There should be a questionnaire. That questionnaire has to be made in collaboration with a genetics professional. So the right questions are asked and then they are somehow triaged. That is a gap that is very big in most clinics. So you can pick up the So who need that extra service. Then the second thing, that ground rule, should be that when we are taking care of a patient who needs a genetic test, ordering the appropriate test with the informed consent has to happen.

And then that informed consent is like a big legal important point is that informed consent is not just waving off and signing on a sheet of paper. It should be something that has embedded content inside the content. Like a video that the patient has to watch and be then truly be informed. So when they sign the paper, they know the pros and cons, which needs the pre test counseling.

Then in the lab, in the IVF lab, there has to be very straight ground rules of the processes of how we label embryos, how we store embryos, how the right kit is picked up. There should be, and most labs would have that process already, but it has to be even more. going with the higher volume and the complexity of the testing.

Then at the genetic testing lab, because these are all testing kits that are made by the lab, there has to be regulations there to make sure that quality control is well and reporting is done. Right now, each lab, by the way, reports their results in all different ways, so there is no single way of regulation of how reports come back.

There's different, uh, uses that they use. And then last but not the least, when the right embryo is getting picked up, like when there has to be a genetic professional inside of that decision making or the physician takes all of the responsibility of when the embryo is being thawed, because the lab that is going to be thawing is only given a number for the embryo to be thawed.

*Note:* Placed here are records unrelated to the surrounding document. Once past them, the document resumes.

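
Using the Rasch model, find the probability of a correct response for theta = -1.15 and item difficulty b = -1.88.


theta - b = -1.15 - -1.88 = 0.73
exp(-(theta - b)) = exp(-0.73) = 0.4819
P = 1 / (1 + 0.4819)
P = 0.6748

0.6748


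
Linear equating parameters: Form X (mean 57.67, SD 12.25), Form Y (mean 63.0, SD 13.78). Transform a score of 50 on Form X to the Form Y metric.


slope = SD_Y / SD_X = 13.78 / 12.25 ~ 1.1249
intercept = mean_Y - slope * mean_X = 63.0 - (13.78 / 12.25) * 57.67 ~ -1.8729
Y = slope * X + intercept. To avoid rounding drift from the rounded slope/intercept, evaluate the equivalent form Y = mean_Y + SD_Y * (X - mean_X) / SD_X at full precision:
Y = 63.0 + 13.78 * (50 - 57.67) / 12.25
Y = 63.0 - 13.78 * 7.67 / 12.25
Y = 63.0 - 105.6926 / 12.25
Y = 63.0 - 8.628
Y = 54.372

54.372


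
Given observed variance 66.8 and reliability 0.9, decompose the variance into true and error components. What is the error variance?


var_true = rxx * var_obs = 0.9 * 66.8 = 60.12
var_error = var_obs - var_true
var_error = 66.8 - 60.12
var_error = 6.68

6.68


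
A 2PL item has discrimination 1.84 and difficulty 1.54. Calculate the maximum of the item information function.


For 2PL, max info at theta = b = 1.54
I_max = a^2 / 4 = 1.84^2 / 4
= 3.3856 / 4
I_max = 0.8464

0.8464


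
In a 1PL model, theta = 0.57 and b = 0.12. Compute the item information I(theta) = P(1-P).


P = 1/(1+exp(-(0.57-0.12))) = 0.6106
I = P*(1-P) = 0.6106 * 0.3894
I = 0.2378

0.2378


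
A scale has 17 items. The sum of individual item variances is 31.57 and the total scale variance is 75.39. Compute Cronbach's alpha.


alpha = (k/(k-1)) * (1 - sum(si^2)/s_total^2)
= (17/16) * (1 - 31.57/75.39)
alpha = 0.6176

0.6176


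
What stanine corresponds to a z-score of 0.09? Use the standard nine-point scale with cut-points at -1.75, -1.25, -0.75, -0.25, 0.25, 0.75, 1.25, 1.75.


Stanine boundaries: [-1.75, -1.25, -0.75, -0.25, 0.25, 0.75, 1.25, 1.75]
z = 0.09
Check each boundary:
  z >= -1.75 -> could be stanine 2
  z >= -1.25 -> could be stanine 3
  z >= -0.75 -> could be stanine 4
  z >= -0.25 -> could be stanine 5
  z < 0.25
  z < 0.75
  z < 1.25
  z < 1.75
Highest qualifying boundary gives stanine = 5

5


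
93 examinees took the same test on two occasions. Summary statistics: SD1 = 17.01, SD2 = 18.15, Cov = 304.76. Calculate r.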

So I think it's very important to have all of those boxes checked off. And integrating the team of genetic professionals who understand this is easy for them would make it better for the practices. 

[00:47:53] Griffin Jones: You've persuaded me that integrating with genetics in this way with the clinical and the lab teams is necessary.

I think you persuaded me that it's inevitable and that the networks have to figure out a way to do it. I think from a, that they're going to need some, Some of the technology, some of the technology solutions that are emerging, the workflow softwares, the EMRs, the EMR alternatives that are emerging. And a lot of you hear those advertisers on this show.

I can't tell you which ones are better than the others, but you need to check them out. I would check out all of them. Every time you hear a new one on this show, do their demo. Click out that little form of whatever comes out, because I think what you're talking about for All of the different segments, lab side, genetic side, clinic side, being integrated absolutely has to happen as the networks continue to get bigger and people are going to need it.

Uh, the right tools to be able to, to actually implement that. And then I also want to plug the background for this conversation. Listen to Amber Kaplun’s episode about how to, how and why to use in house genetic counselors. Listen to Dr. Thakur’s episode about how to leverage three different revenue streams.

for genetics in your IVF practice. We're gonna link to both of those episodes in the show notes. Go back and listen to those, and I look forward to having you both back on, because I'm increasingly getting this feedback of this growth, Uh, in the genetics vertical, and we're, there's going to be more and more to cover.

And I'd like to get some updates on many of the tips that you gave today and how they're being implemented. Dr. Mili Thakur, Ms. Amber Kaplun, thank you both so much for coming back on the Inside Reproductive Health Podcast. I look forward to having you each on a third time. Thanks, Griffin. Thank you.